RL: The main rules that apply are based on simple consideration. I don’t let my lover use my partner’s towel, bed, or anything else personal. I try to minimize any evidence of the other person in our shared space. When living in the same room, you should make the bed- basics. In separate rooms we're not so rigid, but I think as long as we're both in agreement that the house is sort of a sacred zone where the needs of residents trump any outsiders' wishes, then we tend to find strategies that work.

What strategies have you developed to deal with any relationship issues when they arise?

CL: We have a trial and error policy that allows us to take big risks and then talk about it after to see how we can improve in the future. One time early on in our relationship I wanted to have someone over to the house when Rusty was home, but he wasn’t certain how he felt about it.

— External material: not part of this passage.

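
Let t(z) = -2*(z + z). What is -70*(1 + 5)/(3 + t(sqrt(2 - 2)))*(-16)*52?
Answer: 116480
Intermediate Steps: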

Because he agreed that we could try it out, it was up to him to deal with his jealousy and ultimately, he left the house. We later decided that it was not a good idea to have new lovers over when the other partner was home. There are other lovers who have been around for much longer and it’s totally fine if we all hang out together and make dinner.

Some assume that those in open relationships lack love or respect for each other because they’re not “faithful.” How do you respond to this?

RL: Faithfulness is not something that monogamous relationships have and non-monogamous relationships don't. Relationships that remain purely monogamous throughout their existence are rare. Being faithful to the ideals you and your partners share- whatever they may be- is far more important than what other butts anyone happens to be touching at any given moment.